I would assume github could supercede your license by putting its own claim to your code in the TOS. I doubt they have done that, but just pointing it out.
I don’t think that’s possible, as long as you don’t actively accept that. Nobody can claim your copyright without your approval.

It would be also the end of GitHub, as most users probably won’t accept such terms.

According to many people familiar with the legal aspect training on code constitutes fair use, so can't be prevented by any kind of license.
Training, exactly. But the trained person or AI is not allowed to reproduce your exact code.

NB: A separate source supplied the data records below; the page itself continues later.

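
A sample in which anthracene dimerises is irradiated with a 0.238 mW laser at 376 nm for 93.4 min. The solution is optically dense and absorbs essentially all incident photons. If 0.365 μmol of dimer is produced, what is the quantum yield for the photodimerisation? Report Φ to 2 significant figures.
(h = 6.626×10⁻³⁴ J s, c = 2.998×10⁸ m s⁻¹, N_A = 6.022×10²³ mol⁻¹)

Product: 0.365 μmol = 3.65×10⁻⁷ mol.
Photon energy at 376 nm: hc/λ = (6.626×10⁻³⁴)(2.998×10⁸)/(376×10⁻⁹) = 5.283×10⁻¹⁹ J.
Energy delivered: (0.238 mW)(5604 s) = 1.334 J.
Photons incident: 1.334 / 5.283×10⁻¹⁹ = 2.525×10¹⁸, i.e. 2.525×10¹⁸/6.022×10²³ = 4.193×10⁻⁶ mol.
Φ = 3.65×10⁻⁷ mol / 4.193×10⁻⁶ mol photons = 0.087.

Φ = 0.087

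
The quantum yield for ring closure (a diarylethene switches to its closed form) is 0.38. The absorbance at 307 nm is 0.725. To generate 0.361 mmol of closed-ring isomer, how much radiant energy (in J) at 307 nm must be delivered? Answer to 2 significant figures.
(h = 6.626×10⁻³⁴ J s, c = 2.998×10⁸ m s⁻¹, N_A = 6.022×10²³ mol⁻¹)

460 J

Product: 0.361 mmol = 3.61×10⁻⁴ mol.
Photons that must be absorbed: 3.61×10⁻⁴ / 0.38 = 9.500×10⁻⁴ mol.
Fraction absorbed: 1 − 10^(−0.725) = 0.8116.
Incident photons needed: 9.500×10⁻⁴ / 0.8116 = 0.001171 mol.
Photon energy: hc/λ = 6.471×10⁻¹⁹ J; per mole, 3.897×10⁵ J mol⁻¹.
Energy required: 0.001171 × 3.897×10⁵ = 460 J.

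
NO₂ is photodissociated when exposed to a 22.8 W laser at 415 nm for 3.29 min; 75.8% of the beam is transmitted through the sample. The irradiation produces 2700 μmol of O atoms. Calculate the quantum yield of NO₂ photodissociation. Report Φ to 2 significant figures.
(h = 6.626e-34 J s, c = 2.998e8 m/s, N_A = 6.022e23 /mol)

Product: 2700 μmol = 0.00270 mol.
Photon energy at 415 nm: hc/λ = (6.626e-34)(2.998e8)/(415e-9) = 4.787e-19 J.
Energy delivered: (22.8 W)(197.4 s) = 4501 J.
Photons incident: 4501 / 4.787e-19 = 9.403e21, i.e. 9.403e21/6.022e23 = 0.01561 mol.
Fraction absorbed: 1 − 75.8/100 = 0.2420.
Photons absorbed: 0.2420 × 0.01561 = 0.003778 mol.
Φ = 0.00270 mol / 0.003778 mol photons = 0.71.

Φ = 0.71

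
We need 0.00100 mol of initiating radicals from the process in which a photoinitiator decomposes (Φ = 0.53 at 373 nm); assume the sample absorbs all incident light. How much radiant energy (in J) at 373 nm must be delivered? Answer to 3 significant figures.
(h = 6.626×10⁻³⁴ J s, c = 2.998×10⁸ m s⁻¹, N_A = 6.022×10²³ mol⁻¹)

Photons that must be absorbed: 0.00100 / 0.53 = 0.001887 mol.
Photon energy: hc/λ = 5.326×10⁻¹⁹ J; per mole, 3.207×10⁵ J mol⁻¹.
Energy required: 0.001887 × 3.207×10⁵ = 605 J.

605 J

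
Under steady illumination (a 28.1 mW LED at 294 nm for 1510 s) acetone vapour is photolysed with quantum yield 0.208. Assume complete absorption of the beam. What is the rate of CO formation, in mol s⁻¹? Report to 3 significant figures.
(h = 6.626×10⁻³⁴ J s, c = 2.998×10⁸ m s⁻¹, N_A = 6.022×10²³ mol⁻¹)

1.44×10⁻⁸ mol s⁻¹

Photon energy at 294 nm: hc/λ = (6.626×10⁻³⁴)(2.998×10⁸)/(294×10⁻⁹) = 6.757×10⁻¹⁹ J.
Energy delivered: (28.1 mW)(1510 s) = 42.43 J.
Photons incident: 42.43 / 6.757×10⁻¹⁹ = 6.279×10¹⁹, i.e. 6.279×10¹⁹/6.022×10²³ = 1.043×10⁻⁴ mol.
Product formed: 0.208 × 1.043×10⁻⁴ = 2.169×10⁻⁵ mol.
Rate: 2.169×10⁻⁵ / 1510 s = 1.44×10⁻⁸ mol s⁻¹.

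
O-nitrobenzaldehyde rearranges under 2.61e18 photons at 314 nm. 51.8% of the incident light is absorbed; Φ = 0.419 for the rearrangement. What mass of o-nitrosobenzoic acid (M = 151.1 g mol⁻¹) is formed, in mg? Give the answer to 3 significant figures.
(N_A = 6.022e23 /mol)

0.142 mg

Moles of photons: 2.61e18 / 6.022e23 = 4.334e-6 mol.
Photons absorbed: 0.518 × 4.334e-6 = 2.245e-6 mol.
Product: Φ × n_abs = 0.419 × 2.245e-6 = 9.407e-7 mol.
Mass: 9.407e-7 × 151.1 = 1.421e-4 g = 0.142 mg.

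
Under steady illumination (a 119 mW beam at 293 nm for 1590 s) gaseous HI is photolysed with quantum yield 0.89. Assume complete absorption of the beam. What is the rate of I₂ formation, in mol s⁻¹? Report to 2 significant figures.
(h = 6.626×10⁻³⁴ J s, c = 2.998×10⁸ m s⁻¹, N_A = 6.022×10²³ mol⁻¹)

Photon energy at 293 nm: hc/λ = (6.626×10⁻³⁴)(2.998×10⁸)/(293×10⁻⁹) = 6.780×10⁻¹⁹ J.
Energy delivered: (119 mW)(1590 s) = 189.2 J.
Photons incident: 189.2 / 6.780×10⁻¹⁹ = 2.791×10²⁰, i.e. 2.791×10²⁰/6.022×10²³ = 4.635×10⁻⁴ mol.
Product formed: 0.89 × 4.635×10⁻⁴ = 4.125×10⁻⁴ mol.
Rate: 4.125×10⁻⁴ / 1590 s = 2.6×10⁻⁷ mol s⁻¹.

2.6×10⁻⁷ mol s⁻¹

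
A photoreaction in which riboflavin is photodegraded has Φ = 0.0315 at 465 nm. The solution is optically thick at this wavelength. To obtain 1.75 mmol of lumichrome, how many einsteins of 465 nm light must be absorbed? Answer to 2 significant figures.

0.056 einstein

Product: 1.75 mmol = 0.00175 mol.
Photons that must be absorbed: 0.00175 / 0.0315 = 0.05556 mol.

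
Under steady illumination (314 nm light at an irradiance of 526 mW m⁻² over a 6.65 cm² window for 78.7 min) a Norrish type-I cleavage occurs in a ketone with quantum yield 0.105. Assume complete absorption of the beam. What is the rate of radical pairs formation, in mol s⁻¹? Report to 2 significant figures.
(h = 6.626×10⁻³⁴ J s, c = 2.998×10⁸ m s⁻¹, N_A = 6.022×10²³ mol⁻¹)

9.6×10⁻¹¹ mol s⁻¹

Photon energy at 314 nm: hc/λ = (6.626×10⁻³⁴)(2.998×10⁸)/(314×10⁻⁹) = 6.326×10⁻¹⁹ J.
Energy delivered: (526 mW m⁻²)(6.65×10⁻⁴ m²)(4722 s) = 1.652 J.
Photons incident: 1.652 / 6.326×10⁻¹⁹ = 2.611×10¹⁸, i.e. 2.611×10¹⁸/6.022×10²³ = 4.336×10⁻⁶ mol.
Product formed: 0.105 × 4.336×10⁻⁶ = 4.553×10⁻⁷ mol.
Rate: 4.553×10⁻⁷ / 4722 s = 9.6×10⁻¹¹ mol s⁻¹.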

But Copilot seems to do that from time to time.
Sure they can, search engines produce copyrighted material all the time. The issue comes in when people think this somehow indemnifies them as users of Copilot - my guess is, it doesn't protect you any more than if you use a search engine to copy an entire codebase for your own purposes.
I dont disagree with users not accepting the terms, just pointing out that license text doesn't trump everything.
I'd love to see ML-GPL which specifically deals with using licensed property as a training set.
Not possible. Such licenses are founded upon copyright doctrine, and copyright doesn’t protect against learning, natural or machine. As it stands (and this can certainly change), legal consensus in general (regardless of jurisdiction) is that if you publish your code where they can reach it, they can use it.
So would it (theoretically) be legal to train on the JS files services like gmail.com serve to the client? What about decompiled output of proprietary software like certain files in Windows and macOS?
Except for any laws or restrictions against decompiling, it would legally be no different than the GPL case. Although personally I think since co-pilot is capable of redistributing the code, the question of whether the GPL permits the specific usage is still unclear.
I would expect so, though given the limitations of decompilation (in the absence of debug info) I don't know how useful it would be
Or specifically no closed-source or closed-data tools. I wouldn't mind if a non-profit org wanted to help, but it's Microsoft—and they want to sell it back to us in the future.
:) I suppose you could always just add so much insecure code to your Github account that your expected value to Copilot is negative.

Although judging from the results of this test it kind of seems like for a lot of accounts that's already happened.

Plus, GH doesn't care how you licensed your code. It will learn from it and produced licensed code.